For operators: a lightweight implementation plan you can copy
Policy one-pager (print and post)
- Purpose: “To fairly distribute customer tips among the entire counter-service team that creates the guest experience.”
- Eligibility: Non-managerial hourly roles (cashier, line cook, dishwasher, runner). Managers are excluded.
- Wage floor: All participants earn ≥ minimum wage in cash pay.
- Distribution: Hours-weighted points per role; daily close payout recorded.
- Records: Daily distribution log retained six years.
- Disclosure: Notice at POS, on menu board, and employee handbook.
Metrics to watch (first 90 days)
- Order-to-ready time (kitchen pace)
- Refund/comp rate (quality)
- Guest NPS at kiosk (clarity of pooling message)

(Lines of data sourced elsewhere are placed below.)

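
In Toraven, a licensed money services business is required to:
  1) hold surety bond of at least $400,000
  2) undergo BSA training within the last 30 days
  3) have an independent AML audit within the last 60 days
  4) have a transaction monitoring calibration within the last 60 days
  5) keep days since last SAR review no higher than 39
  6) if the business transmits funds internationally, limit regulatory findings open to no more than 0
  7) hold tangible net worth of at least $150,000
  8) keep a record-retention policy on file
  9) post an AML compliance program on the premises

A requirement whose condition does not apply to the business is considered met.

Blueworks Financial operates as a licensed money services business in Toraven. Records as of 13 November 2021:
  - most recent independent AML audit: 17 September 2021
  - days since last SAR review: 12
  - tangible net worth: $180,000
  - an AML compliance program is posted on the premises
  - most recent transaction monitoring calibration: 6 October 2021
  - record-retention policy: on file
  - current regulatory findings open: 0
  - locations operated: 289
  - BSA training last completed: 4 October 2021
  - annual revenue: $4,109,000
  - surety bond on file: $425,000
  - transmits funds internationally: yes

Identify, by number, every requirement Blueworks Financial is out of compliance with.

2

1. surety bond $425,000 ≥ $400,000 → met
2. BSA training 40 days ago vs limit 30 → not met
3. independent AML audit 57 days ago vs limit 60 → met
4. transaction monitoring calibration 38 days ago vs limit 60 → met
5. days since last SAR review 12 ≤ 39 → met
6. condition 'transmits funds internationally' holds; regulatory findings open 0 ≤ 0 → met
7. tangible net worth $180,000 ≥ $150,000 → met
8. record-retention policy present → met
9. AML compliance program present → met
Not met: 2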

- FOH/BOH turnover (retention signal)
- Total tips per labor hour (is the pool hurting help-seeking prompts?)
The bigger question
Tips started as a way to reward individual service. Counter-service blurs that line: who, exactly, created your experience—the person who tapped your order in, or the team that cooked it right and fast?
A9008 won’t settle the American tipping debate. But for New York’s counter spots, it could better match how these restaurants actually work—a line of people moving as one. Whether customers embrace the shift will come down to clear communication and consistent execution.